In a directory, create files meta-data and user-data (optionally vendor-data)

meta-data:

instance-id: <Your-ID> # not important; will not be in virtual machine's XML file
local-hostname: ubuntu.local.lan # this will be the FQDN

user-data docs and examples

users:
  - name: user1
    gecos: A super admin user on Ubuntu with nopassword sudo; 
    groups: [sudo, adm, audio, cdrom, dialout, floppy, video, plugdev, dip, netdev] 
    # other than sudo, the rest are ubuntu defaults
    shell: /bin/bash
    sudo: 'ALL=(ALL) NOPASSWD:ALL'
    lock_passwd: true # by default; disables password login
    chpasswd:
      expire: True
    ssh_authorized_keys:
      - <Your SSH pub key>

    # Another example
  - name: user2
    gecos: A generic admin user with sudo privilege but requires password
    groups: users,admin,wheel
    shell: /bin/bash
    sudo: 'ALL=(ALL) ALL'
    passwd: <hash of password> # mkpasswd --method=SHA-512 --rounds=4096 ## to get the hash
    ssh_authorized_keys:
      - ' <Your SSH pub key>'

package_update: true
package_upgrade: true # default command on Ubuntu is 'apt dist-upgrade'

# installing additional packages
packages:
  - ansible

# cloud-init is able to chain Ansible pull mode, if further configuration is needed
ansible:
  pull:
    url: "https://git.../xxx.git"
    playbook_name: xxx.yml

# run some commands on first boot
bootcmd: # very similar to runcmd, but commands run very early in the boot process, only slightly after a 'boothook' would run.
- some commands...
runcmd:
- systemctl daemon-reload

#swap: # by default, there is no swap
#  filename: /swap
#  size: "auto" # or size in bytes
#  maxsize: 2147484000   # size in bytes (2 Gibibyte)

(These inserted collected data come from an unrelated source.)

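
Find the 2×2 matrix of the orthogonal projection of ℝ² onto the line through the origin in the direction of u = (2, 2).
[[1/2, 1/2], [1/2, 1/2]]

The orthogonal projection onto the line spanned by a nonzero vector u = (a, b) has matrix P = (u uᵀ) / (uᵀ u) = (1/(a² + b²)) · [[a², ab], [ab, b²]].
Here u = (2, 2), so a² + b² = 4 + 4 = 8.
P = (1/8) · [[4, 4], [4, 4]] = [[1/2, 1/2], [1/2, 1/2]].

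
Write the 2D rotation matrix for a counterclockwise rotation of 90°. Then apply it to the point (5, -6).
R = [[0, -1], [1, 0]]; R·(5, -6) = (6, 5)

Rotation matrix formula: R(θ) = [[cos θ, -sin θ], [sin θ, cos θ]]
For θ = 90°:
cos(90°) = 0
sin(90°) = 1
R = [[0, -1], [1, 0]]
Apply to (5, -6): [0·5 + (-1)·-6, 1·5 + 0·-6] = (6, 5)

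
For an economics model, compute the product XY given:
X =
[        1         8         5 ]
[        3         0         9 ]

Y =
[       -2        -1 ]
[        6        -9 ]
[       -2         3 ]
XY =
[       36       -58 ]
[      -24        24 ]

Matrix multiplication: (XY)[i][j] = sum over k of X[i][k] * Y[k][j].
  (XY)[0][0] = (1)*(-2) + (8)*(6) + (5)*(-2) = 36
  (XY)[0][1] = (1)*(-1) + (8)*(-9) + (5)*(3) = -58
  (XY)[1][0] = (3)*(-2) + (0)*(6) + (9)*(-2) = -24
  (XY)[1][1] = (3)*(-1) + (0)*(-9) + (9)*(3) = 24
XY =
[       36       -58 ]
[      -24        24 ]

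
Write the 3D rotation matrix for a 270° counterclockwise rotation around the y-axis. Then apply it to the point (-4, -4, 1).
R = [[0, 0, -1], [0, 1, 0], [1, 0, 0]]; R·(-4, -4, 1) = (-1, -4, -4)

Rotation matrix for 270° around y-axis:
cos(270°) = 0, sin(270°) = -1
R = [[0, 0, -1], [0, 1, 0], [1, 0, 0]]
Apply to (-4, -4, 1): R·[-4, -4, 1]ᵀ = (-1, -4, -4)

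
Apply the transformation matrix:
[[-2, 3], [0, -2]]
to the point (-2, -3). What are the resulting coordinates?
(-5, 6)

Matrix multiplication:
[[-2, 3], [0, -2]] × [-2, -3]ᵀ
= [-2×-2 + 3×-3, 0×-2 + -2×-3]ᵀ
= [-5.0000, 6.0000]ᵀ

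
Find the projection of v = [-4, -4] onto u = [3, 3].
[-4, -4]

The projection of v onto u is proj_u(v) = ((v·u) / (u·u)) · u.
v·u = (-4)*(3) + (-4)*(3) = -24.
u·u = (3)*(3) + (3)*(3) = 18.
coefficient = -24 / 18 = -4/3.
proj_u(v) = -4/3 · [3, 3] = [-4, -4].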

# after system comes up first time; find IP in the output text
final_message: "The system is finally up, after $UPTIME seconds"

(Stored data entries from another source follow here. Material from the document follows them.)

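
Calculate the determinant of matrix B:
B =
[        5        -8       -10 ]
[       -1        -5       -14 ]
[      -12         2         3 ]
det(B) = -683

Expand along row 0 (cofactor expansion): det(B) = a*(e*i - f*h) - b*(d*i - f*g) + c*(d*h - e*g), where the 3×3 is [[a, b, c], [d, e, f], [g, h, i]].
Minor M_00 = (-5)*(3) - (-14)*(2) = -15 + 28 = 13.
Minor M_01 = (-1)*(3) - (-14)*(-12) = -3 - 168 = -171.
Minor M_02 = (-1)*(2) - (-5)*(-12) = -2 - 60 = -62.
det(B) = (5)*(13) - (-8)*(-171) + (-10)*(-62) = 65 - 1368 + 620 = -683.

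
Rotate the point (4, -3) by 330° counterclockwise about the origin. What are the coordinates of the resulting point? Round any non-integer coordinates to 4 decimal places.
(1.9641, -4.5981)

Rotation matrix R(θ) = [[cos θ, -sin θ], [sin θ, cos θ]]; for θ = 330°:
R = [[√3/2, 1/2], [-1/2, √3/2]]
Result: R × [4, -3]ᵀ = [√3/2·4 + (1/2)·-3, -1/2·4 + (√3/2)·-3]ᵀ = (1.9641, -4.5981)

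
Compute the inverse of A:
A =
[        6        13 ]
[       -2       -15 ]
det(A) = -64
A⁻¹ =
[    15/64     13/64 ]
[    -1/32     -3/32 ]

For a 2×2 matrix A = [[a, b], [c, d]] with det(A) ≠ 0, A⁻¹ = (1/det(A)) * [[d, -b], [-c, a]].
det(A) = (6)*(-15) - (13)*(-2) = -90 + 26 = -64.
A⁻¹ = (1/-64) * [[-15, -13], [2, 6]].
Dividing each entry by -64 and reducing:
A⁻¹ =
[    15/64     13/64 ]
[    -1/32     -3/32 ]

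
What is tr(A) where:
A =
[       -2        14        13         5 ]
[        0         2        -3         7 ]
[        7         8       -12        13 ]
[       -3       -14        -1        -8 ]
tr(A) = -2 + 2 - 12 - 8 = -20

The trace of a square matrix is the sum of its diagonal entries.
Diagonal entries of A: A[0][0] = -2, A[1][1] = 2, A[2][2] = -12, A[3][3] = -8.
tr(A) = -2 + 2 - 12 - 8 = -20.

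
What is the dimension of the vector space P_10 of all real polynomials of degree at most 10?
Dimension = 11

A polynomial of degree at most 10 can be written as a₀ + a₁x + a₂x² + … + a_10x^10, with 11 free coefficients a₀, …, a_10.
The set {1, x, x², …, x^10} is a basis: it spans P_10 (every such polynomial is a linear combination of these) and is linearly independent (a polynomial is zero iff all its coefficients are zero).
Therefore dim(P_10) = 10 + 1 = 11.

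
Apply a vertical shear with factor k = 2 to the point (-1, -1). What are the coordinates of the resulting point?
(-1, -3)

Shear matrix for vertical shear with factor k = 2:
[[1, 0], [2, 1]]
Result: (-1, -1) → (-1, -3)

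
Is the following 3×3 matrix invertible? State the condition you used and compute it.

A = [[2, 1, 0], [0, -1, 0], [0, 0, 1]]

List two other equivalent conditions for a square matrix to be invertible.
Yes, invertible; det(A) = -2 ≠ 0. Equivalent conditions: rank(A) = 3; Ax = 0 has only the trivial solution; 0 is not an eigenvalue; the columns of A are linearly independent.

To check invertibility, compute det(A).
The given matrix is triangular, so det(A) equals the product of its diagonal entries = -2 ≠ 0.
Since det(A) ≠ 0, A is invertible.
Equivalent conditions for a square matrix A to be invertible:
- rank(A) = 3 (full rank).
- The homogeneous system Ax = 0 has only the trivial solution x = 0.
- 0 is not an eigenvalue of A.
- The columns (equivalently rows) of A are linearly independent.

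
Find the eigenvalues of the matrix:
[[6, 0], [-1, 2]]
λ = 2 and λ = 6

Characteristic equation: det(A - λI) = 0
λ² - (trace)λ + (det) = 0
λ² - (8)λ + (12) = 0
λ² - 8λ + 12 = 0
Solving: λ = 2, 6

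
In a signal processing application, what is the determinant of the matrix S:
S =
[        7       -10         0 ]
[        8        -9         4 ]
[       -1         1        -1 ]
det(S) = -5

Expand along row 0 (cofactor expansion): det(S) = a*(e*i - f*h) - b*(d*i - f*g) + c*(d*h - e*g), where the 3×3 is [[a, b, c], [d, e, f], [g, h, i]].
Minor M_00 = (-9)*(-1) - (4)*(1) = 9 - 4 = 5.
Minor M_01 = (8)*(-1) - (4)*(-1) = -8 + 4 = -4.
Minor M_02 = (8)*(1) - (-9)*(-1) = 8 - 9 = -1.
det(S) = (7)*(5) - (-10)*(-4) + (0)*(-1) = 35 - 40 + 0 = -5.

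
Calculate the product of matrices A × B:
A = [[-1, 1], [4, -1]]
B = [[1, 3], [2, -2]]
[[1, -5], [2, 14]]

Matrix multiplication:
C[0][0] = -1×1 + 1×2 = 1
C[0][1] = -1×3 + 1×-2 = -5
C[1][0] = 4×1 + -1×2 = 2
C[1][1] = 4×3 + -1×-2 = 14
Result: [[1, -5], [2, 14]]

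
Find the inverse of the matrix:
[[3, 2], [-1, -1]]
[[1, 2], [-1, -3]]

For [[a,b],[c,d]], inverse = (1/det)·[[d,-b],[-c,a]]
det = 3·-1 - 2·-1 = -1
Inverse = (1/-1)·[[-1, -2], [1, 3]]
        = [[1, 2], [-1, -3]]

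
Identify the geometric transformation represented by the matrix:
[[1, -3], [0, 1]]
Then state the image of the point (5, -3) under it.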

Finally, install the VM with cloud-init scripts and the cloud image we downloaded earlier. We are going to use user session qemu:///session and store the qcow2 image to ~/.local/share/libvirt/images/xxx.qcow2

virt-install \
  --connect qemu:///session \
  --name ubuntu \
  --vcpus 2 \ # --cpu MODEL[,+feature][,-feature][,match=MATCH][,vendor=VENDOR],...
  --memory 2048 \
  #--memballoon driver.iommu=on \
  --osinfo ubuntu22.04 \
  --network bridge=virbr0,model=virtio,driver.iommu=on \
  --graphics none \ # server install
  --disk ~/.local/share/libvirt/images/xxx.qcow2,size=30,backing_store=$PWD"/jammy-server-cloudimg-amd64.img",target.bus=virtio \
  --cloud-init user-data=$PWD"/user-data",meta-data=${PWD}"/meta-data"
  # to get the list of accepted OS variant `virt-install --osinfo list` debian11/fedora37/win10;

As usual, tweak any flags as you see fit.